Summary

This paper introduces Associative Compression Networks (ACNs), a new framework for variational autoencoding with neural networks. The system differs from existing variational autoencoders (VAEs) in that the prior distribution used to model each code is conditioned on a similar code from the dataset.

The authors remind that the VAE latent space do not provide very good high-level of abstraction of the data and that the goal of ACN is answer that problem.

Specific details

Starting from the usual ELBO VAE loss

\[L^{VAE}(x) = KL(q(z|x)||p(z)) - E_{z\sim q}[log r(x|z)]\]

the author then summarize their method as follows:

Associative compression networks (ACNs) are similar to VAEs, except the prior for each \(x\) is now conditioned on the distribution \(q(z|\hat{x})\) used to encode some neighbouring datum \(\hat{x}\). We used a unit variance, diagonal Gaussian for all encoding distributions, meaning that \(q(z|x)\) is entirely described by its mean vector \(E_{z\sim q(z|x)}[z]\), which we refer to as the code \(c\) for \(x\). Given \(c\), we randomly pick \(\tilde{c}\), the code for \(\hat{x}\), from KNN(\(x\)), the set of K nearest Euclidean neighbours to \(c\) among all the codes for the training data. We then pass \(\tilde{c}\) to the prior network to obtain the conditional prior distribution \(p(z|\tilde{c})\) and hence determine the KL cost. Adding this KL cost to the usual VAE reconstruction cost yields the ACN loss function :

\[L^{ACN}(x) = E_{\tilde{c}\sim KNN(x)}KL(q(z|x)||p(z|\hat{c})) - E_{z\sim q}[log r(x|z)]\]

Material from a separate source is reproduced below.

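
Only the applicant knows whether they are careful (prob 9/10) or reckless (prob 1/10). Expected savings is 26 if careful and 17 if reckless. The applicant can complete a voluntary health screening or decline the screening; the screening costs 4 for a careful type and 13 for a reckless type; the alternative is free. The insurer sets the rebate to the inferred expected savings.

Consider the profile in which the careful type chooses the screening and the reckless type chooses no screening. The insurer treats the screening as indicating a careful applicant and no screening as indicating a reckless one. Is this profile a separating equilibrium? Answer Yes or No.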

They also provide an interesting sampling procedure which they call daydream.

Experiments

They show that the latent space recovered by ACN is more descriptive of the input data. They shown this by training a classifier on several latent space (Table 3) and showing the first two pincipal components of the ACN latent space. Daydream results are shown in Fig.9. Various information theory results are presented in the paper.